Het is positief dat de ouders aan zichzelf werken en hebben gewerkt en dat zij daarbij hulp hebben geaccepteerd. Daarmee zijn de zorgen over de kinderen niet weggenomen. De ouders erkennen ook dat de gronden voor de uithuisplaatsing van [de minderjarige1] , [de minderjarige2] en [de minderjarige3] nog aanwezig zijn.
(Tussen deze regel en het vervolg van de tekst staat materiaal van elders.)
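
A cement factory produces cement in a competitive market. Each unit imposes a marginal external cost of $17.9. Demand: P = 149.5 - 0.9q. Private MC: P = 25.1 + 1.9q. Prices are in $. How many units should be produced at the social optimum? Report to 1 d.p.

Social marginal cost = private MC + MEC = 43.0 + 1.9q.
Set SMC = demand: 43.0 + 1.9q = 149.5 - 0.9q → q* = 38.0357.

q* = 38.0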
Het hof constateert dat pas na een langere periode van rust en regelmaat voor de kinderen de basis kon worden gelegd voor het aangaan van een behandeling. De kinderen zijn in oktober 2020 gestart met een GGZ-traject waarbinnen diagnostiek en behandeling zullen plaatsvinden. Doel daarvan is - meer - zicht te krijgen op de sociaal-emotionele ontwikkeling van de kinderen en uit te zoeken welke invloed de ervaringen uit het verleden hebben op hun huidige gedrag. De kinderen dienen dit GGZ-traject in zijn geheel te doorlopen. Niet duidelijk is hoe de behandeling zal verlopen en hoe lang deze zal duren. Het hof ziet geen aanleiding om de duur van de machtiging tot uithuisplaatsing te bekorten. Integendeel: het is noodzakelijk in het belang van de verzorging en opvoeding van de kinderen dat zij op dit moment en voor de volledige duur van de machtiging bij de gezinshuisouders woonachtig blijven. Een tussentijds toetsmoment zal niet leiden tot versnelling van de hulpverlening die voor de kinderen is ingezet. Een toekomstig verzoek om een onderzoek op grond van artikel 810a van het Wetboek van Burgerlijke Rechtsvordering te laten verrichten is geen grond om het verzoek van de ouders toe te wijzen.
5.5
Op grond van hetgeen hiervoor is overwogen zal het hof de bestreden beschikking, voor zover aan zijn oordeel onderworpen, bekrachtigen.

6.De beslissing

Het hof, beschikkende in hoger beroep:
bekrachtigt de beschikking van de kinderrechter in de rechtbank Gelderland, locatie Arnhem, van 10 november 2020, en schriftelijk uitgewerkt op 16 november 2020, voor zover aan het oordeel van het hof onderworpen.
Deze beschikking is gegeven door mrs. R. Krijger, J.B. de Groot en K.A.M. van Os -ten Have, bijgestaan door mr. A.B. de Wit als griffier, en is op 30 maart 2021 uitgesproken in het openbaar in tegenwoordigheid van de griffier.